Нахимов поглядел на него с оттенком укоризны и ответил:
— Что касается меня, Владимир Алексеич, то мне даже и вопрос подобный как-то никогда не приходил в голову.
VII
Однако не один только Осман-паша был оставлен на гибель своими же матросами: та же участь постигла и тяжело раненного командира фрегата «Фазли-Аллах» и капитана одного из корветов, и так же точно, как и Осман-паша, спасены от неминуемой для них смерти они были русскими моряками.
Один из них при опросе рассказал, что был очевидцем того, как русский снаряд попал в шлюпку, на которой хотел переправиться на берег с горевшего «Низамиэ» Гуссейн-паша. Разбитая шлюпка перевернулась килем кверху, и адмирал, побарахтавшись с минуту, пошел ко дну.
Синоп же между тем горел, и незаметно было, чтобы кто-нибудь тушил там пожары, хотя перестрелка и прекратилась.
Мичман Манто с небольшой группой матросов довольно бесстрашно шагал по пустынным улицам, воздух которых был горяч, душен, пропитан гарью и дымом. На рукаве черной шинели мичмана белела повязка парламентера; в кармане шинели лежала немногословная бумажка, полученная непосредственно от самого Нахимова, — обращение к населению города, которому рекомендовалось немедленно приступить к тушению пожаров и восстановлению порядка. При этом население предупреждалось, что если раздастся хотя один выстрел по русской эскадре, то весь город будет уничтожен бомбардировкой.

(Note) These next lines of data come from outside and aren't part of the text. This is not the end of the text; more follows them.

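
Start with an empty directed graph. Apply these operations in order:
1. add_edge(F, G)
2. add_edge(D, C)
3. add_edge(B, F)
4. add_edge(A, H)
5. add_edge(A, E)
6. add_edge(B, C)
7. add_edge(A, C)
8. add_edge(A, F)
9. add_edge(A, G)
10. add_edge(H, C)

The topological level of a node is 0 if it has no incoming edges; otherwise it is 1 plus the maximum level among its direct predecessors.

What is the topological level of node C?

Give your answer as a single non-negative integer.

Answer: 2

Derivation:
Op 1: add_edge(F, G). Edges now: 1
Op 2: add_edge(D, C). Edges now: 2
Op 3: add_edge(B, F). Edges now: 3
Op 4: add_edge(A, H). Edges now: 4
Op 5: add_edge(A, E). Edges now: 5
Op 6: add_edge(B, C). Edges now: 6
Op 7: add_edge(A, C). Edges now: 7
Op 8: add_edge(A, F). Edges now: 8
Op 9: add_edge(A, G). Edges now: 9
Op 10: add_edge(H, C). Edges now: 10
Compute levels (Kahn BFS):
  sources (in-degree 0): A, B, D
  process A: level=0
    A->C: in-degree(C)=3, level(C)>=1
    A->E: in-degree(E)=0, level(E)=1, enqueue
    A->F: in-degree(F)=1, level(F)>=1
    A->G: in-degree(G)=1, level(G)>=1
    A->H: in-degree(H)=0, level(H)=1, enqueue
  process B: level=0
    B->C: in-degree(C)=2, level(C)>=1
    B->F: in-degree(F)=0, level(F)=1, enqueue
  process D: level=0
    D->C: in-degree(C)=1, level(C)>=1
  process E: level=1
  process H: level=1
    H->C: in-degree(C)=0, level(C)=2, enqueue
  process F: level=1
    F->G: in-degree(G)=0, level(G)=2, enqueue
  process C: level=2
  process G: level=2
All levels: A:0, B:0, C:2, D:0, E:1, F:1, G:2, H:1
level(C) = 2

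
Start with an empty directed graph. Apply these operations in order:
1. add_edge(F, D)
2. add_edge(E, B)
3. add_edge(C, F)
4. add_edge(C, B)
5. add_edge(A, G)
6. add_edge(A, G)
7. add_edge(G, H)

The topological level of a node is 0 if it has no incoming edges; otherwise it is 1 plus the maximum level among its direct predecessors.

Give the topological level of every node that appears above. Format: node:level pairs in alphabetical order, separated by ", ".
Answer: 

Answer: A:0, B:1, C:0, D:2, E:0, F:1, G:1, H:2

Derivation:
Op 1: add_edge(F, D). Edges now: 1
Op 2: add_edge(E, B). Edges now: 2
Op 3: add_edge(C, F). Edges now: 3
Op 4: add_edge(C, B). Edges now: 4
Op 5: add_edge(A, G). Edges now: 5
Op 6: add_edge(A, G) (duplicate, no change). Edges now: 5
Op 7: add_edge(G, H). Edges now: 6
Compute levels (Kahn BFS):
  sources (in-degree 0): A, C, E
  process A: level=0
    A->G: in-degree(G)=0, level(G)=1, enqueue
  process C: level=0
    C->B: in-degree(B)=1, level(B)>=1
    C->F: in-degree(F)=0, level(F)=1, enqueue
  process E: level=0
    E->B: in-degree(B)=0, level(B)=1, enqueue
  process G: level=1
    G->H: in-degree(H)=0, level(H)=2, enqueue
  process F: level=1
    F->D: in-degree(D)=0, level(D)=2, enqueue
  process B: level=1
  process H: level=2
  process D: level=2
All levels: A:0, B:1, C:0, D:2, E:0, F:1, G:1, H:2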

Пылали и рушились здесь и там крыши домов, ревел в ужасе скот, выли собаки, метались в дыму голуби, но что касалось населения, то оно не попадалось мичману Манто в турецкой части Синопа.
Напротив, население греческой части, где, кстати сказать, не горел ни один дом, почти все было на улицах.
Зато и стремление греков было не из Синопа к горам, густо поросшим лесом, а из Синопа — к морю, где стояли русские суда.
— Возьмите нас всех с собой! Возьмите нас всех в Россию! — кричали, густо обступив мичмана Манто, греки и гречанки.
— Что вы, что вы! Куда же нам взять несколько тысяч человек? — пробовал возражать Манто, но греки были в паническом ужасе. Они кричали:
— Нас всех завтра же к вечеру перережут турки, если вы утром уйдете отсюда!
— Мы христиане! Русские должны спасти своих единоверцев!